Clustering Hierarchies via a Semi-Parametric Generalized Linear Mixed Model: a statistical significance-based approach

We introduce a novel statistical significance-based approach for clustering hierarchical data using semi-parametric linear mixed-effects models designed for responses with laws in the exponential family (e.g., Poisson and Bernoulli). Within the family of semi-parametric mixed-effects models, a latent clustering structure of the highest-level units can be identified by assuming the random effects to follow a discrete distribution with an unknown number of support points. We achieve this by computing {\alpha}-level confidence regions of the estimated support point and identifying statistically different clusters. At each iteration of a tailored Expectation Maximization algorithm, the two closest estimated support points for which the confidence regions overlap collapse.
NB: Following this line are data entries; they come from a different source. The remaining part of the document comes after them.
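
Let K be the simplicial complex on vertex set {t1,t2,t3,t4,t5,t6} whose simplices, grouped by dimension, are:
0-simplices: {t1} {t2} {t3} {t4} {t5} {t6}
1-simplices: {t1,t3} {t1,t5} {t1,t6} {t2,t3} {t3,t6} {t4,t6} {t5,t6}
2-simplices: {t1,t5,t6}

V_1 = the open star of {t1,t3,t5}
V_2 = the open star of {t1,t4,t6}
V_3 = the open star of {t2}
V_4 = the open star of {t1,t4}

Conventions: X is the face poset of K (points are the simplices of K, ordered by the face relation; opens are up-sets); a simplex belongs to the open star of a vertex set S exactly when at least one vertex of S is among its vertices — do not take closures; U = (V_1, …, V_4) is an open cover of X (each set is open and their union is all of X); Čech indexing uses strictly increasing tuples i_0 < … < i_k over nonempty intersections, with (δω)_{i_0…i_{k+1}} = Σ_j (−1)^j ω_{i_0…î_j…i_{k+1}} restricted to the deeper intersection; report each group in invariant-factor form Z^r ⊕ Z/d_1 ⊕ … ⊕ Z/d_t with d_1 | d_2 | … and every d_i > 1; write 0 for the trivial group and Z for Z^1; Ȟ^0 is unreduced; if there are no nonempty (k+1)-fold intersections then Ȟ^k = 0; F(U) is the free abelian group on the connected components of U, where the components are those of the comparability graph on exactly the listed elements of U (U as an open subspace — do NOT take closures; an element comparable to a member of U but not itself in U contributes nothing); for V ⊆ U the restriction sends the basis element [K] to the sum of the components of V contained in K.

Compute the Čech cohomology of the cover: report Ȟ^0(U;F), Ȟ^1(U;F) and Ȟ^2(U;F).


nerve of the cover:
  V1={{t1},{t3},{t5},{t1,t3},{t1,t5},{t1,t6},{t2,t3},{t3,t6},{t5,t6},{t1,t5,t6}} V2={{t1},{t4},{t6},{t1,t3},{t1,t5},{t1,t6},{t3,t6},{t4,t6},{t5,t6},{t1,t5,t6}} V3={{t2},{t2,t3}} V4={{t1},{t4},{t1,t3},{t1,t5},{t1,t6},{t4,t6},{t1,t5,t6}}
  V12={{t1},{t1,t3},{t1,t5},{t1,t6},{t3,t6},{t5,t6},{t1,t5,t6}} V13={{t2,t3}} V14={{t1},{t1,t3},{t1,t5},{t1,t6},{t1,t5,t6}} V24={{t1},{t4},{t1,t3},{t1,t5},{t1,t6},{t4,t6},{t1,t5,t6}}
  V124={{t1},{t1,t3},{t1,t5},{t1,t6},{t1,t5,t6}}
components per intersection:
  V1: {{t1},{t3},{t5},{t1,t3},{t1,t5},{t1,t6},{t2,t3},{t3,t6},{t5,t6},{t1,t5,t6}}
  V2: {{t1},{t4},{t6},{t1,t3},{t1,t5},{t1,t6},{t3,t6},{t4,t6},{t5,t6},{t1,t5,t6}}
  V3: {{t2},{t2,t3}}
  V4: {{t1},{t1,t3},{t1,t5},{t1,t6},{t1,t5,t6}} {{t4},{t4,t6}}
  V12: {{t1},{t1,t3},{t1,t5},{t1,t6},{t5,t6},{t1,t5,t6}} {{t3,t6}}
  V13: {{t2,t3}}
  V14: {{t1},{t1,t3},{t1,t5},{t1,t6},{t1,t5,t6}}
  V24: {{t1},{t1,t3},{t1,t5},{t1,t6},{t1,t5,t6}} {{t4},{t4,t6}}
  V124: {{t1},{t1,t3},{t1,t5},{t1,t6},{t1,t5,t6}}
C dims 5,6,1; δ0: rk 4, SNF 1^4; δ1: rk 1, SNF 1^1
Ȟ^0 = (5 − 4) − 0 = 1, so Ȟ^0 ≅ Z
Ȟ^1 = (6 − 1) − 4 = 1, so Ȟ^1 ≅ Z
Ȟ^2 = (1 − 0) − 1 = 0, so Ȟ^2 ≅ 0

Ȟ^0(U;F) ≅ Z; Ȟ^1(U;F) ≅ Z; Ȟ^2(U;F) ≅ 0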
Unlike the related state-of-the-art methods that rely on arbitrary thresholds to determine the merging of close discrete masses, the proposed approach relies on conventional statistical confidence levels, thereby avoiding the use of discretionary tuning parameters. To demonstrate the effectiveness of our approach, we apply it to data from the Programme for International Student Assessment (PISA - OECD) to cluster countries based on the rate of innumeracy levels in schools. Additionally, a simulation study and comparison with classical parametric and state-of-the-art models are provided and discussed.